Inbound Marketing Methodology by HubSpot

Best Practices

Since CTAs are all over websites which shows it’s not rocket science to create. However, creating an effective call-to-action takes a little more finesse. Such as a converting CTA that sends a clear message about why they should click and delivers that promise immediately. Including an action verb is Rule #1 when creating a call-to-action that converts. But just because you said, “download” or “click” doesn’t mean prospects will download or click.  Here are Sage Lion Media’s rules to an effective call-to-action:

  1. Actionable Messaging. Yes, you need more than an expressive verb to get people to click on a CTA but this is the first step. Without an action verb, you’ll just have a fancy graphic, words, and zero clicks.
  2. Make it clickable. You can have the most creative copy in your CTA but if it doesn’t look visually appealing and clickable, you will miss out on a lot of prospects.
  3. Create urgency. Nobody wants to be left out so let prospects know they need to download your ebook NOW! Include a countdown next to your CTA that informs prospects your ebook is only free for 48 hours. If you’re trying to fill up spots for an event, say, “Spots are limited. RSVP today!”
    Image of cell phone with download offer
  4. Focus on placement. CTAs should be weaved in naturally to a blog post. Typically you’ll find a call-to-action at the end of a blog but you can also place one in the middle, on the sidebar, at the top of the page. Whatever makes the most sense. Don’t go overboard and have a CTA in all locations.
  5. Color matters. A CTA needs to stand-out. If the webpage is blue, the CTA should be a different color. Easy enough! Pick a contrasting color that is still in your theme so it will pop out on the page.
  6. Size matters too. You want people to easily see the CTA but it can’t be too big that it takes away from the main content.
  7. Clear and concise. An effective CTA is short and to the point. A prospect should know exactly what they’re getting once they click on the link.

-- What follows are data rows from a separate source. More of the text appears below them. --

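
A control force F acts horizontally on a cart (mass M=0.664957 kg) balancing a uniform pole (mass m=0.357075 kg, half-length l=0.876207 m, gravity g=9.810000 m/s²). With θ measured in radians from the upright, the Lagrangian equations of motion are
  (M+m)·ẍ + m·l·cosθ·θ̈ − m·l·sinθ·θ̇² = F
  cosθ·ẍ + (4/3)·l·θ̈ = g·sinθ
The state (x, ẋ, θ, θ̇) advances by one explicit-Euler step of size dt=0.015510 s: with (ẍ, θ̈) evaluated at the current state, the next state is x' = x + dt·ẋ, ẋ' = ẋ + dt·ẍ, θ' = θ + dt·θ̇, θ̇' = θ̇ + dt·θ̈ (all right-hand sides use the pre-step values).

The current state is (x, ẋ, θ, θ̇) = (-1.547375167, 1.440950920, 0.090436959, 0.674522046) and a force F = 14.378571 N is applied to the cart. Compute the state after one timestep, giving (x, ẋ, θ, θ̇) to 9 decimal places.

(-1.525026018, 1.731198238, 0.100898796, 0.438858839)

sinθ=0.090313731, cosθ=0.995913365
temp = (F + m·l·θ̇²·sinθ)/(M+m) = (14.378571 + 0.012856189)/1.022032 = 14.081190402
θ̈ = (g·sinθ − cosθ·temp)/(l·(4/3 − m·cos²θ/(M+m))) = -15.194275098
ẍ = temp − m·l·θ̈·cosθ/(M+m) = 18.713560132
Euler: x'=-1.547375167+0.015510·1.440950920=-1.525026018, ẋ'=1.440950920+0.015510·18.713560132=1.731198238
       θ'=0.090436959+0.015510·0.674522046=0.100898796, θ̇'=0.674522046+0.015510·-15.194275098=0.438858839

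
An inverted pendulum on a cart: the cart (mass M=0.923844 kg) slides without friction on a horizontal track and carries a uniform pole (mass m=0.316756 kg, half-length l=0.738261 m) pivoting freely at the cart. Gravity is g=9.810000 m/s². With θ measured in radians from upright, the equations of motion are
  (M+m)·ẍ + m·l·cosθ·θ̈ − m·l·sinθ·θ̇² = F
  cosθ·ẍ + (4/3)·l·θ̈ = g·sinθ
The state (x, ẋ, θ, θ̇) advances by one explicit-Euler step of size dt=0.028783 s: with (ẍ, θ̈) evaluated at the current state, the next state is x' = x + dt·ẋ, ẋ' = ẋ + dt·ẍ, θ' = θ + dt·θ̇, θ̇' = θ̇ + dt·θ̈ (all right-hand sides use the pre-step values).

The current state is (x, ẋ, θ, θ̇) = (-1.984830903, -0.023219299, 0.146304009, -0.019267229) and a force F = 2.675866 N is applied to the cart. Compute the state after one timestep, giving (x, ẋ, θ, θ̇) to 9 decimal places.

sinθ=0.145782631, cosθ=0.989316645
temp = (F + m·l·θ̇²·sinθ)/(M+m) = (2.675866 + 0.000012655)/1.240600 = 2.156922985
θ̈ = (g·sinθ − cosθ·temp)/(l·(4/3 − m·cos²θ/(M+m))) = -0.879846798
ẍ = temp − m·l·θ̈·cosθ/(M+m) = 2.320999104
Euler: x'=-1.984830903+0.028783·-0.023219299=-1.985499224, ẋ'=-0.023219299+0.028783·2.320999104=0.043586018
       θ'=0.146304009+0.028783·-0.019267229=0.145749440, θ̇'=-0.019267229+0.028783·-0.879846798=-0.044591859

(-1.985499224, 0.043586018, 0.145749440, -0.044591859)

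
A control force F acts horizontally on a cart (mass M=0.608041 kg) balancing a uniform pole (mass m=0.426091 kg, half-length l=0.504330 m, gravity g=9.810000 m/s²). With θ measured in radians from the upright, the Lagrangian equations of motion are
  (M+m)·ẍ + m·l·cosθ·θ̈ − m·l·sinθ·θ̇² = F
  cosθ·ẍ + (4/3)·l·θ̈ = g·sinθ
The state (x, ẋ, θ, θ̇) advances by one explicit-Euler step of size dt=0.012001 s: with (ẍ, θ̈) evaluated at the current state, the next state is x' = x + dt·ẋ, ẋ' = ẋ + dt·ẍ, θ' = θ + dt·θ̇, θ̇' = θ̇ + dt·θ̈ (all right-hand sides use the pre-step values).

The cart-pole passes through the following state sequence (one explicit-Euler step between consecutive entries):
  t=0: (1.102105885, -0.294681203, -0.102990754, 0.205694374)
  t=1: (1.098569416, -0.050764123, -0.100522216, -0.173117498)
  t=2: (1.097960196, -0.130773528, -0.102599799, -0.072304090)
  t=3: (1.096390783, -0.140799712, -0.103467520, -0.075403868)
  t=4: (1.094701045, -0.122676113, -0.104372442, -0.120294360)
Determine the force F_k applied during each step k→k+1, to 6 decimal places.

F_0 = 14.272307 N
F_1 = -5.097746 N
F_2 = -0.919059 N
F_3 = 0.762333 N

step 0→1:
  ẍ = (ẋ'−ẋ)/dt = (-0.050764123−-0.294681203)/0.012001 = 20.324730
  θ̈ = (θ̇'−θ̇)/dt = (-0.173117498−0.205694374)/0.012001 = -31.565026
  sinθ=-0.102809, cosθ=0.994701
  F = (M+m)·ẍ + m·l·cosθ·θ̈ − m·l·sinθ·θ̇² = 21.018453 + -6.747081 − -0.000935 = 14.272307
step 1→2:
  ẍ = (ẋ'−ẋ)/dt = (-0.130773528−-0.050764123)/0.012001 = -6.666895
  θ̈ = (θ̇'−θ̇)/dt = (-0.072304090−-0.173117498)/0.012001 = 8.400417
  sinθ=-0.100353, cosθ=0.994952
  F = (M+m)·ẍ + m·l·cosθ·θ̈ − m·l·sinθ·θ̇² = -6.894449 + 1.796057 − -0.000646 = -5.097746
step 2→3:
  ẍ = (ẋ'−ẋ)/dt = (-0.140799712−-0.130773528)/0.012001 = -0.835446
  θ̈ = (θ̇'−θ̇)/dt = (-0.075403868−-0.072304090)/0.012001 = -0.258293
  sinθ=-0.102420, cosθ=0.994741
  F = (M+m)·ẍ + m·l·cosθ·θ̈ − m·l·sinθ·θ̇² = -0.863961 + -0.055213 − -0.000115 = -0.919059
step 3→4:
  ẍ = (ẋ'−ẋ)/dt = (-0.122676113−-0.140799712)/0.012001 = 1.510174
  θ̈ = (θ̇'−θ̇)/dt = (-0.120294360−-0.075403868)/0.012001 = -3.740563
  sinθ=-0.103283, cosθ=0.994652
  F = (M+m)·ẍ + m·l·cosθ·θ̈ − m·l·sinθ·θ̇² = 1.561719 + -0.799513 − -0.000126 = 0.762333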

Pro tip: We like to do A/B testing on CTAs for our clients. We’ll play around with wording, placement, and sometimes the color to see what gets more clicks.

Start Creating

While a call-to-action encourages a prospect to take one more step down the sales funnel to become a lead. That action can be a link in an email that says, “Shop Our Lightweight Tents Now” and guides the prospect to your company’s brand new line of backpacking tents. Whatever you want your prospective customers to do, creating a CTA that gets clicks can turn those prospects into leads.